LONDON/JOHANNESBURG -- The world's top platinum and palladium supplier has an answer to the electric-vehicle boom that may pose a long-term threat to its biggest market: Invent a new battery.
Anglo American Platinum wants to develop a lithium battery that uses platinum-group metals instead of cobalt and nickel. The aim is to create a new multi-billion dollar source of demand for the metals as electric vehicles reduce the need for traditional fuel catalytic converters.
Platinum miners have good reason to be worried. Electric-car sales are forecast to reach 56 million by 2040, making up about 57 percent of the overall car market versus 2 percent now, according to Bloomberg. That could curb demand for catalytic converters, which use platinum and palladium to clean toxic emissions. Platinum is already under pressure -- prices are near a decade-low as drivers turn away from diesel engines and supplies remain ample.
"Platinum could play a big role in batteries, but we need to thrift out the other metals to make it viable," said Mike Jones, CEO of miner Platinum Group Metals, which is working with Amplats to develop the new battery.
Amplats and Platinum Group Metals have agreed to invest up to $4 million in Lion Battery Technologies to find a way to use platinum metals to keep batteries cool and create a lighter product with a greater driving range. The venture is studying how much metal will be needed and aims to have a commercial prototype in three to five years.
The idea is not new. Academics have researched the technology since the 1990s, but developing it has so far been unfeasible.
There is no proof yet that such a battery can be mass manufactured, and no technology right now can compete with nickel-cobalt batteries in terms of affordability and performance, said George Heppel, a battery metals analyst at CRU Group.

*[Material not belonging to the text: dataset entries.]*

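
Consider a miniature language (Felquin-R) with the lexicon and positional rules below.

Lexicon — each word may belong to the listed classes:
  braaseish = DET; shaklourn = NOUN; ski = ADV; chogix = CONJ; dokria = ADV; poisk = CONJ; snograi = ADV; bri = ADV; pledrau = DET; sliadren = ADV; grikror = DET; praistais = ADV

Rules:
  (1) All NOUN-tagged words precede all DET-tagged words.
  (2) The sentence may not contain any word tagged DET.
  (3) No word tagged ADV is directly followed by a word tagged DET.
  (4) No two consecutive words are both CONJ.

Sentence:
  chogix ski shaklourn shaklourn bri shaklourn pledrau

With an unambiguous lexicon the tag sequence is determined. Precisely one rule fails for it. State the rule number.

Fixed tagging: CONJ ADV NOUN NOUN ADV NOUN DET.
Rule check: R1 ✓, R2 ✗, R3 ✓, R4 ✓.
Only rule 2 fails.

2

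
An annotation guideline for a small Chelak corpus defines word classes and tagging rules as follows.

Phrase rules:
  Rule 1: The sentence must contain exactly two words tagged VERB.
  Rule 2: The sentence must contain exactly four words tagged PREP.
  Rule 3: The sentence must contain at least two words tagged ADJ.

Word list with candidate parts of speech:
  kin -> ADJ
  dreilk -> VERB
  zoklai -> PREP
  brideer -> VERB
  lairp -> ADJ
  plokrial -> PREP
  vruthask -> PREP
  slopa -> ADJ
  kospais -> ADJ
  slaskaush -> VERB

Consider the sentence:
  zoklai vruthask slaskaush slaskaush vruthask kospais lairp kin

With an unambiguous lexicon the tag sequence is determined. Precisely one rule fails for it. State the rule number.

2

Fixed tagging: PREP PREP VERB VERB PREP ADJ ADJ ADJ.
Checking each rule: R1 ok, R2 fails, R3 ok.
Only rule 2 fails.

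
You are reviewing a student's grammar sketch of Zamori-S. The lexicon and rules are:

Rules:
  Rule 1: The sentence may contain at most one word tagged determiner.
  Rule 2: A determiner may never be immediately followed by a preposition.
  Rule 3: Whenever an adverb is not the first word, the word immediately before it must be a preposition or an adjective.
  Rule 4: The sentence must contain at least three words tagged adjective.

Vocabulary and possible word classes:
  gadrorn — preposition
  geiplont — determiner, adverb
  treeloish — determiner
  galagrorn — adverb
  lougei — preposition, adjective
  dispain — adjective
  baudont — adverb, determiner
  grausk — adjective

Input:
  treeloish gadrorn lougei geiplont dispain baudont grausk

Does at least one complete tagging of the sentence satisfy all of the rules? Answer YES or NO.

Candidates per position — 1:treeloish {determiner}; 2:gadrorn {preposition}; 3:lougei {preposition,adjective}; 4:geiplont {determiner,adverb}; 5:dispain {adjective}; 6:baudont {adverb,determiner}; 7:grausk {adjective}.
Rule 2 cannot be satisfied by any choice of tags from the lexicon.
So there is no consistent tagging.

NO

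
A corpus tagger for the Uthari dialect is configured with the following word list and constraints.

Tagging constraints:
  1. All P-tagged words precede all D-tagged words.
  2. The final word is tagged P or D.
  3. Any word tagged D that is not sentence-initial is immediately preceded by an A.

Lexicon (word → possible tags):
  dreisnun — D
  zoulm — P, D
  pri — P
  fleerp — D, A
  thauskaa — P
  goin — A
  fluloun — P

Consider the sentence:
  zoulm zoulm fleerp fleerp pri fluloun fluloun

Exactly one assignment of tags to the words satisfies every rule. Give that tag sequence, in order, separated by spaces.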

Part of the challenge is that platinum metals are much more expensive than cobalt and nickel. Early research also shows that 0.5 to 1 ounce of platinum or palladium could be used in the new technology, as much as six times the amount of metal currently used in traditional catalytic converters, said Jones of Platinum Group Metals.

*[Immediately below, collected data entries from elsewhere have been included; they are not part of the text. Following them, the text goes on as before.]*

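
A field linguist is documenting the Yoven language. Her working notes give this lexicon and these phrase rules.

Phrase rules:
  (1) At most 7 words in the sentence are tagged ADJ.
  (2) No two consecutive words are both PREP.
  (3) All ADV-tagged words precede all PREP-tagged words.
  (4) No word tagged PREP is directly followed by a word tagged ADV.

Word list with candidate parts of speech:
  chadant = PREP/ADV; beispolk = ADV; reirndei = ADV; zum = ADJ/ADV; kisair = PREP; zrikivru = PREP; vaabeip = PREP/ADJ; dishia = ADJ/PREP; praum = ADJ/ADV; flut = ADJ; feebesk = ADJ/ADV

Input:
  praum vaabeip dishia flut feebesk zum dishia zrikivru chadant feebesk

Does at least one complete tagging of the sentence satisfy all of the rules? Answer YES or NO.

NO

Candidates per position — 1:praum {ADJ,ADV}; 2:vaabeip {PREP,ADJ}; 3:dishia {ADJ,PREP}; 4:flut {ADJ}; 5:feebesk {ADJ,ADV}; 6:zum {ADJ,ADV}; 7:dishia {ADJ,PREP}; 8:zrikivru {PREP}; 9:chadant {PREP,ADV}; 10:feebesk {ADJ,ADV}.
Every candidate sequence violates at least one rule; no consistent tagging exists.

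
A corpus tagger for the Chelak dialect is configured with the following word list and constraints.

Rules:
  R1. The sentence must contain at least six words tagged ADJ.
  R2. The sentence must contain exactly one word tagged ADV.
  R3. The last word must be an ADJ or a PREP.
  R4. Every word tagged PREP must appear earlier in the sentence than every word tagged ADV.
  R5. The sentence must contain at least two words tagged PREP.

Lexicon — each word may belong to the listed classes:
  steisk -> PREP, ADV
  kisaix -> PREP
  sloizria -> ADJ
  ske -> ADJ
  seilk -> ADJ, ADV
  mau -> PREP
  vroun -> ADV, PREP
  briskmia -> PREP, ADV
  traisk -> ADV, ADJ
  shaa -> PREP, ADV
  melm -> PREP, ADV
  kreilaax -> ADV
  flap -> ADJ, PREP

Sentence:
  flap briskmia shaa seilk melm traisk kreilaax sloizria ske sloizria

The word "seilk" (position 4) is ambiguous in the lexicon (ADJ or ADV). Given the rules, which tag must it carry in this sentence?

ADJ

Candidates per position — 1:flap {ADJ,PREP}; 2:briskmia {PREP,ADV}; 3:shaa {PREP,ADV}; 4:seilk {ADJ,ADV}; 5:melm {PREP,ADV}; 6:traisk {ADV,ADJ}; 7:kreilaax {ADV}; 8:sloizria {ADJ}; 9:ske {ADJ}; 10:sloizria {ADJ}.
Position 1: tagging it PREP would leave rule 1 unsatisfiable, so it must be ADJ.
Position 2: tagging it ADV would leave rule 2 unsatisfiable, so it must be PREP.
Position 3: tagging it ADV would leave rule 2 unsatisfiable, so it must be PREP.
Position 4: tagging it ADV would leave rule 1 unsatisfiable, so it must be ADJ.
Position 5: tagging it ADV would leave rule 2 unsatisfiable, so it must be PREP.
Position 6: tagging it ADV would leave rule 1 unsatisfiable, so it must be ADJ.
So the tagging must be: ADJ PREP PREP ADJ PREP ADJ ADV ADJ ADJ ADJ.
Checking: rule 1 satisfied; rule 2 satisfied; rule 3 satisfied; rule 4 satisfied; rule 5 satisfied.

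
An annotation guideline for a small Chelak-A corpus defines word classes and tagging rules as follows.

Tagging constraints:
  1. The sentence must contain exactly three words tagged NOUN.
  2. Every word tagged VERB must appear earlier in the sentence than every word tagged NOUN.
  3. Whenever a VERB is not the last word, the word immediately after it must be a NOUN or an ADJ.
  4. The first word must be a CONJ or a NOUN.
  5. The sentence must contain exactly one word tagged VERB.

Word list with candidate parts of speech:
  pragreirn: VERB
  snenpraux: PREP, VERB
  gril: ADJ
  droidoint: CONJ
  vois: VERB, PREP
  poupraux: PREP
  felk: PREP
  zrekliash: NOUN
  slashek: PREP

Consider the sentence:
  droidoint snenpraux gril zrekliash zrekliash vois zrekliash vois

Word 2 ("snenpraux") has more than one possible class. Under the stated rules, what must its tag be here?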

"The battery industry is trying to reduce its reliance on expensive/resource scarce material, so I question how hungry the market would be for these batteries," said James Frith, an energy storage analyst.
While electric-car sales are already rising, platinum consumption in the auto sector remained fairly robust in recent years amid stricter emissions rules, and the industry has boosted palladium usage, helping push prices to a record. Total demand may rise about 18 percent for platinum through 2030 and 12 percent for palladium, according to Noah Capital Markets.
If platinum metals demand does slow, that would be especially bad news for South Africa, where 75 percent of all platinum and 40 percent of palladium are mined. The industry contributes about 96 billion rand ($6.3 billion) to exports from the nation, which is teetering on the brink of a second recession in successive years.
Miners' support for new battery technology will likely grow, but more industry collaboration is needed to promote demand for metal, Amplats CEO Chris Griffith said. The company is also working with Toyota and Mitsubishi to look at ways to use platinum metals in more environmentally friendly ways.
Creating a new battery using platinum metals "would be massively positive for the industry," said Rene Hochreiter, an analyst at Noah Capital. But "it's still early stages," he said.